Cependant, les quinze airs du recueil sont dignes d'une analyse approfondie, non seulement pour leur importance historique mais surtout pour leur intérêt musical. Le style de Francesca Campana est riche en dissonances et chromatismes qui soulignent le potentiel expressif de ses textes, même si elle n'atteint pas la qualité de Gesualdo ou de Marenzio. La maîtrise créative de la forme dont elle fait preuve, semble porter vers un espace de débat habilement construit sur les valeurs de la prima prattica polyphonique et la seconda prattica dans l'art du motet ; entre musique verticale et horizontale, et sur la suprématie entre le texte et la musique.

Les airs à une, deux et trois voix de l'album respectent en majorité la forme strophique, commune également à l'air pour soliste et basse continue, (sonnets et madrigaux) mais présente aussi des choix différents. Ainsi, les quatre premiers airs (Semplicetto augelin, Che ove il mondo superbo, Misero tu non sai et Vattene via dalle mentite scorte) n’obéissent pas à la forme strophique. Ils constituent un unique sonnet mais divisé en quatre compositions musicalement autonomes, unis par la cohérence sémantique du texte. L'auteur du sonnet est probablement Francesco Bracciolini.

Au contraire, le madrigal S'io ti guardo ti sdegni, s'io ti parlo tu fuggi utilise la forme strophique pour soliste et basse continue. La première strophe reprend le texte d'un madrigal de Giovanni Andrea Rovetti. La deuxième strophe, par contre, est un ajout d'un texte anonyme dont la structure est identique à la première strophe. Le dernier madrigal de l'album, Occhi belli, occhi amati, est un cas à part qui permet à la compositrice de s'insérer dignement dans le débat entre Antiques et Modernes: un madrigal à trois voix en contrepoint imitatif sans basse continue.

Les airs chantés alternent avec des morceaux pour instrument, plus anciens et probablement d'origine napolitaine. Ils proviennent du Manuscrit di Luigi Rossi, conservé à la British Library of London, ayant appartenu au compositeur et lié aux années de sa formation à Naples.

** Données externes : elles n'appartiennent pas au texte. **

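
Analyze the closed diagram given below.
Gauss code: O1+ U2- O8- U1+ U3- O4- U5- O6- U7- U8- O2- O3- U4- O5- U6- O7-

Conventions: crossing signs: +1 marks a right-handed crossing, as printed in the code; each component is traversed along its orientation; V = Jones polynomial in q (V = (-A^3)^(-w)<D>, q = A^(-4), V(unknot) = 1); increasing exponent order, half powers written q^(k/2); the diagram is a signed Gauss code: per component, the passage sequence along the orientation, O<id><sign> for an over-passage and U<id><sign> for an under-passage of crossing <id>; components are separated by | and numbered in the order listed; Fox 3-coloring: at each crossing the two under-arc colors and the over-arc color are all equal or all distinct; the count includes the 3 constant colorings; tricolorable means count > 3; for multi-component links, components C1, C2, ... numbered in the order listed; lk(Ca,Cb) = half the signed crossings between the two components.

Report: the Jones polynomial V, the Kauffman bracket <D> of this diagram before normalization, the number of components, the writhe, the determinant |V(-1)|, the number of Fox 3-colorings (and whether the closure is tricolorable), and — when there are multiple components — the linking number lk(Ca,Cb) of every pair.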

Pour la première fois, nous pouvons enfin écouter l'ensemble des œuvres de Francesca Campana, tirées de l'oubli par l'ensemble Ricercare Antico et par son fondateur et luthiste, Francesco Tomasi. La grâce et l'élégance des Arie de Francesca Campana sont soulignées par la belle voix de Riccardo Pisani et par l'excellence de l'accompagnement musical.